I realised my depression and anxiety in full last week.
I saw my friend walking her dog. She’d just got it, she was walking it. Easy as you like, no worries just la di da round the park. She’d stop and talk to everyone that spoke to the dog, that had a dog, that looked at them. She had a big smile on her face and she was happy as anything – her son was in the park too, playing with the dog, off with his mates, all sorts.
That’s the difference between us. I envy people that can just get up and take the dog for a walk. I want to walk the dog, so here I go. Dog walked. La di da.
I can’t do this. Depression says no, don’t be so stupid, you will not walk the dog today. Here have a big black dog on your back to keep you down. Don’t be getting thoughts of normality. Anxiety says no, you can’t walk the dog, remember what happened last time? What about all the other dogs? What if the dog barks? What if he gets in a fight? What if he gets eaten? What if, what if, what if. Anxiety says Oh, you’re stupid. You don’t need to worry so much about the what ifs. They’re not as important as the haven’ts and the else’s. You know you haven’t written a list in your head of all the things you need to do before you even contemplate leaving the house. You haven’t tidied up, you haven’t located the dogs lead or collar or the actual dog, you haven’t sorted out the children. You’ll need to get the children into coats else they’ll catch cold. You’ll need to put the lead and collar on the dog else he’ll run away, but what if he catches cold too? Put that on the to do list. Doggy coat. Depression says oh no not more on the to-do list. Anxiety says Don’t even think about getting dressed and squeezing your fat ass into appropriate ‘outside’ clothes, making sure you don’t look like a hobo that’s stolen a dog, a ratty fat bag lady that looks like she only owns pyjamas and yes, that horde trawling along with her, yes they are hers, yes, she’s the proprietor, yes they do look great, so what happened to her? Anxiety says Oh wait they don’t match at all do they, their outfits are atrocious, those kids must have dressed themselves blindfolded in the dark. Oh look they’re arguing, that kid is so naughty look at him/her! Are they different or something, oh wait that ones off and going doolally, what’s bag lady doing? She’s just laughing, shouldn’t she be doing more to break it up/sort it out/remove the children from each other’s vicinity? Why’s the dog barking? Uh oh here comes another dog and whoopsie it’s all kicked off; the dogs run away, the children have scattered, everyone’s shouting and the bag lady is stood there crying. Depression says The bag lady is crying. In the park. In public.

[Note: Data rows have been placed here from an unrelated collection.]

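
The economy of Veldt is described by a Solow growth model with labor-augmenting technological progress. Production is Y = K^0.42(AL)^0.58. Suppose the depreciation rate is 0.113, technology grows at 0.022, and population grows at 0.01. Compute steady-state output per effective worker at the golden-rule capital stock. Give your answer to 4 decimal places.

The effective depreciation rate is n + g + δ = 0.01 + 0.022 + 0.113 = 0.145.
Setting f'(k) = n+g+δ gives 0.42·k^(0.42−1) = 0.145, hence k_gold = (0.42/0.145)^(1/0.58) ≈ 6.2567.
Output: y_gold = k_gold^0.42 = 6.2567^0.42 ≈ 2.1601.

y_gold ≈ 2.1601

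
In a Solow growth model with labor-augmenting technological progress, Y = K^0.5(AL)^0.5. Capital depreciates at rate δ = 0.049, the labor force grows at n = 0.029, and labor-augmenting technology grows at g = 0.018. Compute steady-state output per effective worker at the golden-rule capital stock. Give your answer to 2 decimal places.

Break-even investment rate: n + g + δ = 0.029 + 0.018 + 0.049 = 0.096.
Golden rule sets MPK = n+g+δ: 0.5·k^(0.5−1) = 0.096, so k_gold = (0.5/0.096)^(1/0.5) ≈ 27.1267.
Output: y_gold = k_gold^0.5 = 27.1267^0.5 ≈ 5.2083.

y_gold ≈ 5.21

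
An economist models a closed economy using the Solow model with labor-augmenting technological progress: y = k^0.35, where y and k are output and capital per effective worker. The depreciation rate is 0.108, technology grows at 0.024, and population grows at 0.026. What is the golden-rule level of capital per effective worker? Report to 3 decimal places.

k_gold ≈ 3.399

The effective depreciation rate is n + g + δ = 0.026 + 0.024 + 0.108 = 0.158.
At the golden rule the marginal product of capital equals n+g+δ: 0.35·k^(0.35−1) = 0.158. Solving, k_gold = (0.35/0.158)^(1/0.65) ≈ 3.3994.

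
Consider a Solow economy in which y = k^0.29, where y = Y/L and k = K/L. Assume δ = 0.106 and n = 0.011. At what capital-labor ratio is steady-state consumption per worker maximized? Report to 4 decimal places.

k_gold ≈ 3.5911

Break-even investment rate: n + δ = 0.011 + 0.106 = 0.117.
At the golden rule the marginal product of capital equals n+δ: 0.29·k^(0.29−1) = 0.117. Solving, k_gold = (0.29/0.117)^(1/0.71) ≈ 3.5911.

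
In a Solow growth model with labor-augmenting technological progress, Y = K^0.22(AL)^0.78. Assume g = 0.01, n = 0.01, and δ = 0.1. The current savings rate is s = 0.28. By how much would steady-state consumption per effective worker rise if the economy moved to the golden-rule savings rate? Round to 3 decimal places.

Δc ≈ 0.011

The effective depreciation rate is n + g + δ = 0.01 + 0.01 + 0.1 = 0.12.
Current steady state (s = 0.28): k* = (0.28/0.12)^(1/0.78) ≈ 2.9632, y* = 2.9632^0.22 ≈ 1.2700, c* = (1−0.28)·1.2700 ≈ 0.9144.
Setting f'(k) = n+g+δ gives 0.22·k^(0.22−1) = 0.12, hence k_gold = (0.22/0.12)^(1/0.78) ≈ 2.1751.
y_gold = 2.1751^0.22 ≈ 1.1864, c_gold = y_gold − 0.12·k_gold ≈ 0.9254.
Gain: Δc = 0.9254 − 0.9144 ≈ 0.0111.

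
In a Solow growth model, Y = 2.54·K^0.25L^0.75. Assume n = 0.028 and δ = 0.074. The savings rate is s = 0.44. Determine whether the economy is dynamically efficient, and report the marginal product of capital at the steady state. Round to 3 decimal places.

The effective depreciation rate is n + δ = 0.028 + 0.074 = 0.102.
Steady-state k*: s·A·k^0.25 = 0.102·k gives k* = (0.44·2.54/0.102)^(1/0.75) ≈ 24.3359.
MPK = 0.25·2.54·24.3359^(-0.75) ≈ 0.0580.
MPK < n+δ = 0.102, so the economy is dynamically inefficient (over-saving).

dynamically inefficient; MPK ≈ 0.058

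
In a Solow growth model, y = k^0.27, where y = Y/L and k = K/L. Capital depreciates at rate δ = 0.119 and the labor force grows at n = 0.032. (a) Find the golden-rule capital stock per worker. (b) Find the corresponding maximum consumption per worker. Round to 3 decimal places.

(a) k_gold ≈ 2.217; (b) c_gold ≈ 0.905

n + δ = 0.032 + 0.119 = 0.151.
Golden rule sets MPK = n+δ: 0.27·k^(0.27−1) = 0.151, so k_gold = (0.27/0.151)^(1/0.73) ≈ 2.2168.
y_gold = 2.2168^0.27 ≈ 1.2398; c_gold = y_gold − 0.151·k_gold ≈ 0.9050.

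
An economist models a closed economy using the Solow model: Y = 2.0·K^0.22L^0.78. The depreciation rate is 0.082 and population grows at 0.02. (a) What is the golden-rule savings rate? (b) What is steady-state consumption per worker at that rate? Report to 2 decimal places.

Break-even investment rate: n + δ = 0.02 + 0.082 = 0.102.
For Cobb-Douglas, s_gold equals capital's share: s_gold = 0.22.
Golden rule sets MPK = n+δ: 0.22·2.0·k^(0.22−1) = 0.102, so k_gold = (0.22·2.0/0.102)^(1/0.78) ≈ 6.5150.
y_gold = 2.0·6.5150^0.22 ≈ 3.0206; c_gold = (1−0.22)·y_gold ≈ 2.3561.

(a) s_gold = 0.22; (b) c_gold ≈ 2.36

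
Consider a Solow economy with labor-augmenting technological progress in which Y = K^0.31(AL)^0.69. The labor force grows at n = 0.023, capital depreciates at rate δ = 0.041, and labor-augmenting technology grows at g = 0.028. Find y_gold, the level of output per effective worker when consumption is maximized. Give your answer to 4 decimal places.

y_gold ≈ 1.7259

Break-even investment rate: n + g + δ = 0.023 + 0.028 + 0.041 = 0.092.
At the golden rule the marginal product of capital equals n+g+δ: 0.31·k^(0.31−1) = 0.092. Solving, k_gold = (0.31/0.092)^(1/0.69) ≈ 5.8157.
Output: y_gold = k_gold^0.31 = 5.8157^0.31 ≈ 1.7259.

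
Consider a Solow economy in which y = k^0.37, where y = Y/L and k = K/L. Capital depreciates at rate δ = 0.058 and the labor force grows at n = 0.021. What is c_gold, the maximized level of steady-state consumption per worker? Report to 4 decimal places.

n + δ = 0.021 + 0.058 = 0.079.
Golden rule sets MPK = n+δ: 0.37·k^(0.37−1) = 0.079, so k_gold = (0.37/0.079)^(1/0.63) ≈ 11.5986.
y_gold = 11.5986^0.37 ≈ 2.4764.
c_gold = y_gold − (n+δ)·k_gold = 2.4764 − 0.079·11.5986 ≈ 1.5602.

c_gold ≈ 1.5602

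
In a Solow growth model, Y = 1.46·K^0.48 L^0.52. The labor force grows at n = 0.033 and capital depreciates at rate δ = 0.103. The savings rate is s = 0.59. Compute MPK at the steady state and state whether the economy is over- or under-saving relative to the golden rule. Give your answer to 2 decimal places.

over-saving; MPK ≈ 0.11

n + δ = 0.033 + 0.103 = 0.136.
Steady-state k*: s·A·k^0.48 = 0.136·k gives k* = (0.59·1.46/0.136)^(1/0.52) ≈ 34.8069.
MPK = 0.48·1.46·34.8069^(-0.52) ≈ 0.1106.
MPK < n+δ = 0.136, so the economy is dynamically inefficient (over-saving).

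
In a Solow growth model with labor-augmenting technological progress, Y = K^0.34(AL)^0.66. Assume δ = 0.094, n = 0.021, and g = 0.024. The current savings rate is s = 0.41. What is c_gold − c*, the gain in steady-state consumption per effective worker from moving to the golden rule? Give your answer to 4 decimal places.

Δc ≈ 0.0163

n + g + δ = 0.021 + 0.024 + 0.094 = 0.139.
Current steady state (s = 0.41): k* = (0.41/0.139)^(1/0.66) ≈ 5.1496, y* = 5.1496^0.34 ≈ 1.7458, c* = (1−0.41)·1.7458 ≈ 1.0300.
At the golden rule the marginal product of capital equals n+g+δ: 0.34·k^(0.34−1) = 0.139. Solving, k_gold = (0.34/0.139)^(1/0.66) ≈ 3.8778.
y_gold = 3.8778^0.34 ≈ 1.5853, c_gold = y_gold − 0.139·k_gold ≈ 1.0463.
Gain: Δc = 1.0463 − 1.0300 ≈ 0.0163.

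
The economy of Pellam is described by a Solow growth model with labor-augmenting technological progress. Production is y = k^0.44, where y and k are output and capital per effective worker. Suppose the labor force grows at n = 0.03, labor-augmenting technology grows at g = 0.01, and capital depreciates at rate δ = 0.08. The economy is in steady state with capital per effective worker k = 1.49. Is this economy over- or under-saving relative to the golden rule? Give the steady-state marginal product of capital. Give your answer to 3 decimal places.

under-saving; MPK ≈ 0.352

The effective depreciation rate is n + g + δ = 0.03 + 0.01 + 0.08 = 0.12.
MPK = 0.44·k^(0.44−1) = 0.44·1.49^(-0.56) ≈ 0.3519.
MPK > 0.12, so the economy is dynamically efficient (under-saving).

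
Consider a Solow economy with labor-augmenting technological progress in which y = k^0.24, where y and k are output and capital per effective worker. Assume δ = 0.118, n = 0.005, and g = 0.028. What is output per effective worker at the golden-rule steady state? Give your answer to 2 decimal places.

Capital per effective worker breaks even when investment replaces (n + g + δ)·k; here n + g + δ = 0.151.
Maximizing c = f(k) − (n+g+δ)·k gives f'(k) = n+g+δ, i.e. 0.24·k^(0.24−1) = 0.151, so k_gold = (0.24/0.151)^(1/0.76) ≈ 1.8398.
Output: y_gold = k_gold^0.24 = 1.8398^0.24 ≈ 1.1576.

y_gold ≈ 1.16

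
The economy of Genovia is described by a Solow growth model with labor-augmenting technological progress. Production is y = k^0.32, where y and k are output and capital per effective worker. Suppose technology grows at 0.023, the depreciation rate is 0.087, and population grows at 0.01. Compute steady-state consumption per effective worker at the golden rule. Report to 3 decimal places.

n + g + δ = 0.01 + 0.023 + 0.087 = 0.12.
At the golden rule the marginal product of capital equals n+g+δ: 0.32·k^(0.32−1) = 0.12. Solving, k_gold = (0.32/0.12)^(1/0.68) ≈ 4.2308.
y_gold = 4.2308^0.32 ≈ 1.5866.
c_gold = y_gold − (n+g+δ)·k_gold = 1.5866 − 0.12·4.2308 ≈ 1.0789.

c_gold ≈ 1.079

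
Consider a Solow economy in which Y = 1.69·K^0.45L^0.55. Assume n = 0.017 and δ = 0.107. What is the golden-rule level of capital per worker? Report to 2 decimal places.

Break-even investment rate: n + δ = 0.017 + 0.107 = 0.124.
At the golden rule the marginal product of capital equals n+δ: 0.45·1.69·k^(0.45−1) = 0.124. Solving, k_gold = (0.45·1.69/0.124)^(1/0.55) ≈ 27.0484.

k_gold ≈ 27.05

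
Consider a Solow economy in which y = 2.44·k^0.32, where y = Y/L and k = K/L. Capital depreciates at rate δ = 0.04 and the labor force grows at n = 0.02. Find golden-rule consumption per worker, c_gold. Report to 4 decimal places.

c_gold ≈ 5.5503

Capital per worker breaks even when investment replaces (n + δ)·k; here n + δ = 0.06.
Golden rule sets MPK = n+δ: 0.32·2.44·k^(0.32−1) = 0.06, so k_gold = (0.32·2.44/0.06)^(1/0.68) ≈ 43.5318.
y_gold = 2.44·43.5318^0.32 ≈ 8.1622.
c_gold = y_gold − (n+δ)·k_gold = 8.1622 − 0.06·43.5318 ≈ 5.5503.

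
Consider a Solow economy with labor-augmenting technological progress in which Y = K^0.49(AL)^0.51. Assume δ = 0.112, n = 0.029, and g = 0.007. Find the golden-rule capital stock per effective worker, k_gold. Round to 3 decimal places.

Capital per effective worker breaks even when investment replaces (n + g + δ)·k; here n + g + δ = 0.148.
Maximizing c = f(k) − (n+g+δ)·k gives f'(k) = n+g+δ, i.e. 0.49·k^(0.49−1) = 0.148, so k_gold = (0.49/0.148)^(1/0.51) ≈ 10.4587.

k_gold ≈ 10.459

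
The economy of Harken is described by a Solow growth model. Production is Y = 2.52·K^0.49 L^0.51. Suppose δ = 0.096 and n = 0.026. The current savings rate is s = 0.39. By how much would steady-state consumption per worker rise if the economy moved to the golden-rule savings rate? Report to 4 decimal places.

Capital per worker breaks even when investment replaces (n + δ)·k; here n + δ = 0.122.
Current steady state (s = 0.39): k* = (0.39·2.52/0.122)^(1/0.51) ≈ 59.7967, y* = 2.52·59.7967^0.49 ≈ 18.7056, c* = (1−0.39)·18.7056 ≈ 11.4104.
Golden rule sets MPK = n+δ: 0.49·2.52·k^(0.49−1) = 0.122, so k_gold = (0.49·2.52/0.122)^(1/0.51) ≈ 93.5519.
y_gold = 2.52·93.5519^0.49 ≈ 23.2925, c_gold = y_gold − 0.122·k_gold ≈ 11.8792.
Gain: Δc = 11.8792 − 11.4104 ≈ 0.4687.

Δc ≈ 0.4687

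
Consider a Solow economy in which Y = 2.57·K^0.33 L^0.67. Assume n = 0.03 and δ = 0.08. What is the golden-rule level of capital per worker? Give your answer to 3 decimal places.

Capital per worker breaks even when investment replaces (n + δ)·k; here n + δ = 0.11.
Maximizing c = f(k) − (n+δ)·k gives f'(k) = n+δ, i.e. 0.33·2.57·k^(0.33−1) = 0.11, so k_gold = (0.33·2.57/0.11)^(1/0.67) ≈ 21.0844.

k_gold ≈ 21.084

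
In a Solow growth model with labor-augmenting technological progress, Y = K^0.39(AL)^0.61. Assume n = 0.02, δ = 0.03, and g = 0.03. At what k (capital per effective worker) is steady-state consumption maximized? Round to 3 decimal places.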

That’s my epiphany. I realised this the other day. It struck me. It is why I don’t walk my dog. He’s only little, the garden is big. I can’t walk him some days. Most days if I’m honest. Depression and anxiety win that round more often than not.
But at the end of the day I’m still breathing. I might not sleep well, or sleep like the dead, or attack Pond, or I might have nightmares. But still I wake up every morning, and every morning I’m still alive. So they’re my wins. I win those rounds.
I might not walk the dog today but I’ll let him in the garden. And we’ll breathe.